Most Slack apps try to become visible participants. They post updates, summaries, alerts, and reactions into the channel. Sometimes that is useful. It is also how apps make Slack feel crowded.
What interested me was a Slack primitive that already exists: the message that appears in channel context but is marked only visible to you.

How it works
When someone posts in a whitelisted Slack channel, Gossiper sends you a private comment that only you can see.
Say someone in #general posts: “Just survived a 2-hour meeting that could have been an email.” Gossiper might slide you a private message in that same channel context: “Bold of them to say out loud what everyone was thinking.” Only you see it. The channel stays clean.
Not a public reply. Not a thread. Not a DM that pulls you out of the room.
You install it into a workspace, invite it to channels, and turn it on where you want it. Two slash commands:
/gossip-channelwhitelists the current channel for gossip/gossip-meopts you in to receive gossip
Both can be turned off. A joke app stops being funny if it feels like it is happening to people instead of for them.
Under the hood: the app listens passively, generates commentary, and sends it back ephemerally. Each workspace gets its own OAuth install and bot token. State lives in Turso. The app runs as Bun-based Vercel functions.
Why ephemerality matters
Gossiper would not be as fun if it posted publicly.
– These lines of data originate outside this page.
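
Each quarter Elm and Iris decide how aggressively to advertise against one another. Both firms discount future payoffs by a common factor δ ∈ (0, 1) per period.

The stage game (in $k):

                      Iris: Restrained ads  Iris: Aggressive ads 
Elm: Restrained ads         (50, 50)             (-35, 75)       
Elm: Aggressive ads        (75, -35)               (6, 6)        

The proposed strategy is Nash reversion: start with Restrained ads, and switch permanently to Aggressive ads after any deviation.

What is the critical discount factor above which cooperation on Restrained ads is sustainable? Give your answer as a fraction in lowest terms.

50/(1−δ) ≥ 75 + 6δ/(1−δ)
50 ≥ 75 − 69δ
δ ≥ 25/69.

25/69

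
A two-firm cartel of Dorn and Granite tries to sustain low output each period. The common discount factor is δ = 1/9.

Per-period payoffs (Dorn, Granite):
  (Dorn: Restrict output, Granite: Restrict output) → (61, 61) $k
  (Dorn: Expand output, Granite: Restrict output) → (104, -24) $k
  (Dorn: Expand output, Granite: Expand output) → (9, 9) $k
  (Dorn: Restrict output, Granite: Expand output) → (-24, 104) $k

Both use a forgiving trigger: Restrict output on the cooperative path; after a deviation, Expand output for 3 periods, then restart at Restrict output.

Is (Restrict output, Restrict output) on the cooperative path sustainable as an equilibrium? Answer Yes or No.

No

A one-shot deviation gives 104 now, then 9 for 3 periods, then back to 61.
Gain from deviating: (104−61) today; loss: (61−9) in each of the next 3 periods.
No-deviation condition: (61−9)(δ+…+δ^3) ≥ 104−61, i.e. δ+…+δ^3 ≥ 43/52.
At δ = 1/9: δ+…+δ^3 = 0.1248 < 0.8269.
So cooperation is not sustainable.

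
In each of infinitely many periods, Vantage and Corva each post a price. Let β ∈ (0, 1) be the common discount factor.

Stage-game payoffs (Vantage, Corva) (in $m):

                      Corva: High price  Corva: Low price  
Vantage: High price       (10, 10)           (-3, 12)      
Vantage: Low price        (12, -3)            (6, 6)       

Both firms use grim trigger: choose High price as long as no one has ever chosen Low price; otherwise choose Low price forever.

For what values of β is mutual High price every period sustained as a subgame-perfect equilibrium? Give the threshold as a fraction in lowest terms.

Under grim trigger the critical discount factor is (T−C)/(T−P) with T = 12, C = 10, P = 6.
β* = (12−10)/(12−6) = 2/6 = 1/3.

1/3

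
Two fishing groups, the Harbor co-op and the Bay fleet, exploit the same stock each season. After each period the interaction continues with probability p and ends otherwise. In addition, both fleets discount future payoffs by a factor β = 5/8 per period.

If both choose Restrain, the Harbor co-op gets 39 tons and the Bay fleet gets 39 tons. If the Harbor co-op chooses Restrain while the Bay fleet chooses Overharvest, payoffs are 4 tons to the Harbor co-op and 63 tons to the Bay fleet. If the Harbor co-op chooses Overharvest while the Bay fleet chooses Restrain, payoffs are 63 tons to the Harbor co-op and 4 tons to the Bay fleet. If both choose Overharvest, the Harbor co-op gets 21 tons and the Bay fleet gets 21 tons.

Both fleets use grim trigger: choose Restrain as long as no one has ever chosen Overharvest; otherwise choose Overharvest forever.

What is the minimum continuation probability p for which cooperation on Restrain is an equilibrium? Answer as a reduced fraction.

32/35

Expected continuation weight on next period's payoff is β·p = 5/8·p, which plays the role of the discount factor.
Cooperation requires 5/8·p ≥ (63−39)/(63−21) = 4/7, hence p ≥ 32/35.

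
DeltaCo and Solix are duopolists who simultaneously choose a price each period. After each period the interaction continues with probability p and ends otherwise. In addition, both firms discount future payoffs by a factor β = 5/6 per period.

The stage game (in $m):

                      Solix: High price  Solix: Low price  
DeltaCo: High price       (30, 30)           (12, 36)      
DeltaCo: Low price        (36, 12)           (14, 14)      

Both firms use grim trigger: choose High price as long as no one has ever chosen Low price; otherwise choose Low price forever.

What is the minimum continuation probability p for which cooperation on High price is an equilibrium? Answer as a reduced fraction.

18/55

With continuation probability p and discount β, the effective per-period discount factor is βp.
Grim-trigger IC: βp ≥ (36−30)/(36−14) = 3/11.
So p ≥ (3/11)/(5/6) = 18/55.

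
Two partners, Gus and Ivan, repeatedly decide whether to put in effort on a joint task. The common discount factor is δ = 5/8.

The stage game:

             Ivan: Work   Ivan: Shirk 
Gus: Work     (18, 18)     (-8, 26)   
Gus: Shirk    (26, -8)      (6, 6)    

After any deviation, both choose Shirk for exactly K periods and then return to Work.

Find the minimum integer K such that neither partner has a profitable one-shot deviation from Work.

2

No profitable deviation requires (18−6)(δ+…+δ^K) ≥ 26−18, i.e. δ+…+δ^K ≥ 2/3 ≈ 0.6667.
With δ = 5/8, the partial sums are K=1: 0.6250, K=2: 1.0156.
K = 2 is the first length at which the sum reaches 0.6667.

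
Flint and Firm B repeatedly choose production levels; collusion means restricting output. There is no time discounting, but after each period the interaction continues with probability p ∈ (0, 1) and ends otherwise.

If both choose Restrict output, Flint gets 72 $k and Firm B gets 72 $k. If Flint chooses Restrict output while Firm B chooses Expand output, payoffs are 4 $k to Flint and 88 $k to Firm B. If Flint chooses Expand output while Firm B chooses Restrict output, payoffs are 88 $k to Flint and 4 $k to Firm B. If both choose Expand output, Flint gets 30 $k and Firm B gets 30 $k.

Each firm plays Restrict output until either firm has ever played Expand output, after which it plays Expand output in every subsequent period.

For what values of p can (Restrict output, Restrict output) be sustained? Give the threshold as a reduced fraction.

8/29

With no time discounting, the continuation probability p plays the role of the discount factor.
Grim-trigger IC: 72/(1−p) ≥ 88 + 30p/(1−p) ⇒ p ≥ (88−72)/(88−30) = 8/29.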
A bot that comments out loud on every message becomes the main character. Even good jokes get old when they are broadcast into the room.
Ephemeral delivery makes the commentary disposable by default. It can be sharper, stranger, more unserious, because it is not trying to become part of the permanent group record. It shows up, makes its comment, and disappears.
That also makes the AI part feel right. I was not building an authoritative assistant. I was building a tiny private peanut gallery. The job is to be amusing and observant, not correct.
The constraints are the product: only certain channels, only opted-in people, only private messages. Gossiper works because it is small and boxed in.